For Williams, global IP protections depend on reciprocity and collective agreement on international standards for IP protection. “These have been developed and refined over the last hundred years,” he says. “The recent actions of Russia are a reminder that the system is fragile and vulnerable to being undermined by any state that ceases to abide by its international obligations.”
He adds that aggressors may be tempted to engage in illegal conduct under international or domestic laws in times of war. “Historically, cyberattacks and product counterfeiting are tempting options for aggressors to cause damage to other countries or gain financially through illegal means in times of war,” he says. “The current war will drive Russia further apart and expose it to international sanctions, trade retaliation and claims against its businesses and assets, including IP assets, abroad. The IP system will largely exclude Russia from its protection. These steps will be taken through forms of legislation – international legislation through declarations and domestic laws.”
Meanwhile, disputes are likely on the rise in international tribunals and in local domestic courts of countries and businesses affected by Russia. These are likely to run for many years, including decades to come.

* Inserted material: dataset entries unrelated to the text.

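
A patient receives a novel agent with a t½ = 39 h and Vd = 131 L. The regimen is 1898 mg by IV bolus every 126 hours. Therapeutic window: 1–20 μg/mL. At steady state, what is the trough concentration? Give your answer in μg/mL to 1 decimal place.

1.7 μg/mL

Over one 126-h interval, 126/39 ≈ 3.2308 half-lives elapse, leaving f ≈ 0.1065 of each dose.
Each bolus raises the concentration by D/Vd = 1898/131 ≈ 14.489 μg/mL.
Steady-state trough Cmin,ss = C₀·f/(1−f) ≈ 14.489 × 0.1065/0.8935 ≈ 1.727 μg/mL.
Trough 1.7 μg/mL vs MEC 1 μg/mL: adequate.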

Mahendran says that the proprietors of intellectual property rights may potentially lose their rights indefinitely without the prospect of regaining them. “It may be difficult or impossible for these rights to be protected, enforced and commercialized in the country in question, even after any of these laws and decrees have been revoked and repealed, due to the sheer amount of infringement and misappropriation of rights that may have taken place,” she says. “Loss of priority, novelty, moral rights and unauthorized disclosure, among others, can result in irretrievable loss of IP rights. IP owners will be less than willing to invest and set up business in a country where the creations of their mind will be easily misappropriated and not given the protection that should be rightly accorded. The infiltration of e-commerce and the digital space has further created an environment which has amplified the incidence of cyber attack targeted at IP rights which become even more vulnerable during trying times such as in the face of the present ongoing conflict.”
This is echoed by C.F. Tsai, president at Deep and Far Attorneys-At-Law in Taipei, who says, “Wars always bring forth insecurity, deteriorated legislation and aggravated disputes. Making wars is far easier than making peace worthy of industrious collaboration from all mankind.”